2. The ensemble learning-based zero-sample hash retrieval method according to claim 1, wherein the specific process of step S1 is:

dividing a training set into two non-overlapping parts A and B according to category labels, for a data set cifar10, dividing 1-9 categories into the training set, and dividing the 10 th category into a test set; in the training process, a training set is divided into two parts, namely A (types 1-5) and B (types 6-9), according to categories.

3. The ensemble learning-based zero-sample hash retrieval method according to claim 2, wherein the hash model of the step S2 is designed by:

s21: firstly, respectively using data sets A, B and A + B as training sets to train 3 different models;

s22: extracting high-dimensional real number features of the image samples in the training set by using a VGG-16 model;

s23: inputting the high-dimensional real number features obtained in the step S22 into the full-link layer and the tanh activation function to obtain a real number vector v, binarizing v, and if the elements greater than 0 are set to 1 and the elements less than 0 are set to 0, obtaining a binary code b, namely a hash code, wherein the quantization formula is as follows:

4. the ensemble learning-based zero-sample hash retrieval method according to claim 3, wherein the triplet loss step of step S3 is:

s31: in each batch's training sample, a triplet is constructed<I,I_pos,I_neg>Wherein, the origin I is a randomly selected sample in the training sample, and the homogeneous sample point I_posIs a sample of the same class as I, and a heterogeneous sample point I_negIs a different class of sample than I;

s32: the triplet loss calculation formula is as follows:

5. The ensemble learning-based zero-sample hash retrieval method according to claim 4, wherein the training process of SWA in step S4 is:

And w_swa；

S42: iterating n rounds and training the model;

cyclic learning rate:

updating the network weight:

n_models＝i/c

6. the ensemble learning-based zero-sample hash retrieval method according to claim 5, wherein in step S5, the process of obtaining the ensemble model is:

respectively training the model by using the training sets A, B and A + B to obtain three different model weights w₁、w₂And w₃And obtaining the final integrated model weight by using an averaging method:

7. the ensemble learning-based zero-sample hash retrieval method according to claim 6, wherein in step S6, the process of calculating the retrieval accuracy of the ensemble model on the test set is as follows:

s61: calculating Hamming distances between the query image hash code and all image hash codes in the database;

s62: sorting the hash codes in the database from small to large according to the Hamming distance from the query image, sequentially judging whether the image and the text belong to the same type according to the label, wherein the retrieval is correct when the image and the text belong to the same type, and calculating the AP value according to the result:

overall search index:

average accuracy:

wherein i represents the ith test set picture; i is the number of the test set pictures, and k represents the sequencing position in a retrieval list obtained when the ith picture is used as a query picture; p_kFor the accuracy of the first k results, i.e.

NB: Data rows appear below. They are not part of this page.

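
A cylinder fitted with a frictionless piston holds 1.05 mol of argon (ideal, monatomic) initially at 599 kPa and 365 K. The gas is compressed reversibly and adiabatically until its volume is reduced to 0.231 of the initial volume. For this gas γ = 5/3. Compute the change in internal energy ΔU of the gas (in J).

V₁ = nRT₁/P₁ = 1.05×8.314×365/599 = 5.32 L.
Adiabatic: TV^(γ−1) = const ⇒ T₂ = 365×(4.33)^0.667 = 970 K; PV^γ = const ⇒ P₂ = 6890 kPa.
For an ideal gas ΔU = nCvΔT with Cv = (3/2)R = 12.5 J/(mol·K).
ΔU = 1.05×12.5×(970−365) = 7920 J.

7920 J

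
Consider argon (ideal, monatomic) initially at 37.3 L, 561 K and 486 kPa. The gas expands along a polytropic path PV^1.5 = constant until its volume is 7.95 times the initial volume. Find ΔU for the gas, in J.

-17500 J

n = P₁V₁/(RT₁) = 486×37.3/(8.314×561) = 3.89 mol.
Polytropic n=1.5: T₂ = T₁(V₁/V₂)^(n−1) = 561×(0.126)^0.50 = 199 K; P₂ = P₁(V₁/V₂)^n = 21.7 kPa.
For an ideal gas ΔU = nCvΔT with Cv = (3/2)R = 12.5 J/(mol·K).
ΔU = 3.89×12.5×(199−561) = -17500 J.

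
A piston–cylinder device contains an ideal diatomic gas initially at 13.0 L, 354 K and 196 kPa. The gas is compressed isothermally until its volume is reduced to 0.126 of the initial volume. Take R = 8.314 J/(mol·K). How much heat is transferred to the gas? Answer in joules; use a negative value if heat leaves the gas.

-5280 J

n = P₁V₁/(RT₁) = 196×13.0/(8.314×354) = 0.866 mol.
Isothermal: T stays 354 K; PV = const ⇒ V₂ = 1.64 L, P₂ = 1560 kPa.
ΔU = 0 (ideal gas, T constant).
W = nRT ln(V₂/V₁) = 0.866×8.314×354×ln(0.126) = -5280 J.
Q = ΔU + W = -5280 J.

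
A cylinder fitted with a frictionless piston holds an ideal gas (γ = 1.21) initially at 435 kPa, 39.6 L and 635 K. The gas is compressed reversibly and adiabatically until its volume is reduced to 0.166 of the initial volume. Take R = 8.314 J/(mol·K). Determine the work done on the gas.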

rel_kThe picture at the position k is represented as 1 if the picture is related to the retrieval picture; otherwise, it is 0; m represents the number of pictures having the same label as the retrieved picture in the entire sorted list.

8. The ensemble learning-based zero-sample hash retrieval method according to claim 7, wherein in step S61, the hamming distance is obtained by xoring and summing the hash code words on the corresponding bits, i.e. the number of symbols with different values.

9. The ensemble learning-based zero-sample hash retrieval method according to claim 8, wherein in step S62, if picture a and picture b have the same label, picture a and picture b are related.

10. The ensemble learning-based zero sample hash retrieval method of any one of claims 1 to 9, wherein the dimension of the high-dimensional real numbers for extracting the image samples in the training set using the VGG-16 model is 4096-dimensional.